PURA Docket Directs Eversource and UI to Comment on Proposed Details
The docket number is 21-09-17. It is a proposed final decision, so implementation is still pending a final round of comments.
ICE MHDs are Powerhouse Polluters
MHDs (medium and heavy-duty vehicles) punch above their weight. Although, according to data from the CT Department of Energy and Environment (DEEP), they account for 6% of the vehicles on CT roadways, they are responsible for 53% of ozone forming nitrogen oxides, 45% of particulate matter pollutants, and 25% of greenhouse gas emissions. Furthermore, these pollutants tend to be concentrated in environmental justice communities. But the rest of CT shouldn’t be complacent; the 2025 State of the Air Report from the American Lung Association gives 4 of the state’s 8 counties a grade of “F” and 3 others a “D” for ozone. CT is a heavily transited state and these vehicles are everywhere.
Another unpleasant feature of MHDs is noise pollution from their loud engines and brakes.
There are higher hurdles to the electrification of MHD vehicles due to capital costs, the variety of use cases, and the complexity of the charging environment.
PURA, the Public Utilities Regulatory Authority, which launched a program for light-duty (LD) vehicles in 2022, is in the final stages of starting a program for MHD.
Key Aspects of the Program
- The program has a statutory basis in the laws and goals CT has passed to reduce emissions, plus mandates for transitioning to electric school and transit buses.
- It is a 5-year program.
- It will be administered through Eversource and United Illuminating. It will not be available from the smaller utilities that aren’t regulated by PURA, though there is nothing to stop them from doing their own version of this. Several of them have done so for LD.
- It intends to provide rate structures that accommodate the different rates used by commercial entities in different use cases, and do so in a way that balances ratepayer support with efficient grid utilization. There are multiple rate tiers that apply to commercial or municipal entities, plus the need to manage demand charges.
- It supports communities that disproportionately bear the burden of on-road pollution.
- There is a focus on school buses, public transit buses, and last mile delivery.
- There is support for the capital costs of “make-ready” and for charging equipment as with the LD program. Make-ready is the work of trenching, laying conduit, and bringing needed power to the location of an installation. In the LD program, the make-ready could be used to oversize the infrastructure so that additional charging could be added later without incurring more infrastructure cost.
- Because fleet electrification can be complicated, there is a Fleet Advisory Services component being run by the CT Green Bank to help plan and define charging needs for a given entity.
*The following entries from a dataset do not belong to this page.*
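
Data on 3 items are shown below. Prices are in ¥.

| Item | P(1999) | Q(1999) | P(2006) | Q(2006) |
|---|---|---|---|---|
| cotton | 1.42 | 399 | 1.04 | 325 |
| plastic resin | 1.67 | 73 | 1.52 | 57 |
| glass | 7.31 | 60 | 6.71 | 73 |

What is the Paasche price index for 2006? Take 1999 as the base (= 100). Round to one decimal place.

Paasche price index uses current-period quantities as weights.
ΣP(2006)·Q(2006) = 1.04×325 + 1.52×57 + 6.71×73 = 338 + 86.64 + 489.83 = 914.47
ΣP(1999)·Q(2006) = 1.42×325 + 1.67×57 + 7.31×73 = 461.5 + 95.19 + 533.63 = 1090.32
Index = 914.47 / 1090.32 × 100 = 83.8717

83.9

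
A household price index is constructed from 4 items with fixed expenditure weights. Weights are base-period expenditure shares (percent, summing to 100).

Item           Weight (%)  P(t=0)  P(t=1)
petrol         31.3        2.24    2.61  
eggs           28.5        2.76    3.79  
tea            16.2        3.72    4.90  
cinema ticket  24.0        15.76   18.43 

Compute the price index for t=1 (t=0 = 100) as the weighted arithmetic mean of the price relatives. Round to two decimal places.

petrol: 31.3 × (2.61/2.24) = 31.3 × 1.165179 = 36.4701
eggs: 28.5 × (3.79/2.76) = 28.5 × 1.373188 = 39.1359
tea: 16.2 × (4.90/3.72) = 16.2 × 1.317204 = 21.3387
cinema ticket: 24.0 × (18.43/15.76) = 24.0 × 1.169416 = 28.0660
Index = Σ wᵢ·(p₁ᵢ/p₀ᵢ) = 36.4701 + 39.1359 + 21.3387 + 28.0660 = 125.0107

125.01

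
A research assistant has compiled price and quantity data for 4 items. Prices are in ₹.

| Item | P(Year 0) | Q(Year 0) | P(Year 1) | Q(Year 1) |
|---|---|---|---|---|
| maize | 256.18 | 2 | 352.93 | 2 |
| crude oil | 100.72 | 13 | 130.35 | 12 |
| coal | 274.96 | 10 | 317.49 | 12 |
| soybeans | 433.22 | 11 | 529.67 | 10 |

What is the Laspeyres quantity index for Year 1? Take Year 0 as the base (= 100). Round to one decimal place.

Laspeyres quantity index uses base-period prices as weights.
ΣP(Year 0)·Q(Year 1) = 256.18×2 + 100.72×12 + 274.96×12 + 433.22×10 = 512.36 + 1208.64 + 3299.52 + 4332.2 = 9352.72
ΣP(Year 0)·Q(Year 0) = 256.18×2 + 100.72×13 + 274.96×10 + 433.22×11 = 512.36 + 1309.36 + 2749.6 + 4765.42 = 9336.74
Index = 9352.72 / 9336.74 × 100 = 100.1712

100.2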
- The program will begin gradually, most likely with pilot programs for electric school buses. School buses have a unique wrinkle in that most districts contract with a third party company, such as First Student or Dattco, for transportation services for students. This program has to work in the context of those contracts.
- The program supports the use of distributed energy resources, storage, and the development of charging corridors.
Reimbursement for the Utilities
The utilities will recover costs they incur via the non-bypassable Federally Mandated Congestion Charge. This appears as a line labeled FMCC in the Combined Public Benefits Charge of your electric bill. Yes, the same CPBC that was the cause of the controversy that arose last summer when CPBC charges spiked, primarily due to Millstone.
The utilities wanted these new charges in the FMCC, presumably because this is a more stable approach, as opposed to being subject to midstream changes or cancellation by the legislature.
The legislature did get involved with electricity costs this year, and nevertheless moved several items out of the CPBC to be paid for by bonding against general revenues. The LD charges, which were $.0037 per kWh, were one of the items, a small one. The bill was SB4. The bonding guarantees funding through 2027, as opposed to the original program’s 2030 endpoint. It could subsequently be reauthorized. The legislature also reduced funding for the program by restricting the incentive for single family homes.
We don’t endorse the bonding approach but that’s where the legislature went. We don’t yet know the per kWh cost for the MHD program. The inclusion of the MHD program in the FMCC will no doubt turn it into a political football.